Despite the importance of financial transactions and their pervasive use by MNEs for BEPS purposes, readers of this DD gain no sense of urgency, no sense that this is an issue that affects the vast majority of MNE structures. The DD should be expanded to explain the pervasiveness of tax-motivated financial transaction structuring and emphasise that such transactions require careful and continual tax authority attention and a strong sense of skepticism.

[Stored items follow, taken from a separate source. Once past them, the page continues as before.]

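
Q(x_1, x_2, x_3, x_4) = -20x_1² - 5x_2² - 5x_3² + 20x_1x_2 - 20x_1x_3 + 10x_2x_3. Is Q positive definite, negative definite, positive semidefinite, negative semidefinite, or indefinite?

The symmetric matrix is A = [[-20, 10, -10, 0], [10, -5, 5, 0], [-10, 5, -5, 0], [0, 0, 0, 0]].
Applying the same elementary operations to the rows and columns of A produces a congruent diagonal matrix with entries -20, 0, 0, 0.
That gives 1 negative, 3 zero pivots.
Hence Q is negative semidefinite.

negative semidefinite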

This DD is well thought out and clearly represents considerable time and effort to create a cohesive document to provide guidance to taxpayers and tax authorities alike. While an excellent document in every sense of the word, its subtleties and attention to detail will be lost on the many undeveloped and even some developed countries that simply do not have the resources and skilled personnel necessary to apply these rules. In discussing the need for an accurate delineation of each financial transaction, the guidance makes clear that each situation must be examined on its own merits. This of course means that each financial transaction, of which there may be many within any MNE group and even within each MNE group member, must be separately examined on an ad hoc basis. This requires resources and specialist knowledge of each industry as well as of the complexities of corporate finance that is in short supply; for most tax authorities around the world, it is non-existent. The documentation of these rules is an expensive exercise for MNE taxpayers as well.

Hence, what is sorely needed are simplified methods that are simple to apply and that provide results that are fair to both taxpayers and tax authorities alike. This DD is a chance for the OECD to be a leader in considering such methods and providing meaningful guidance that would be of tremendous utility to many countries.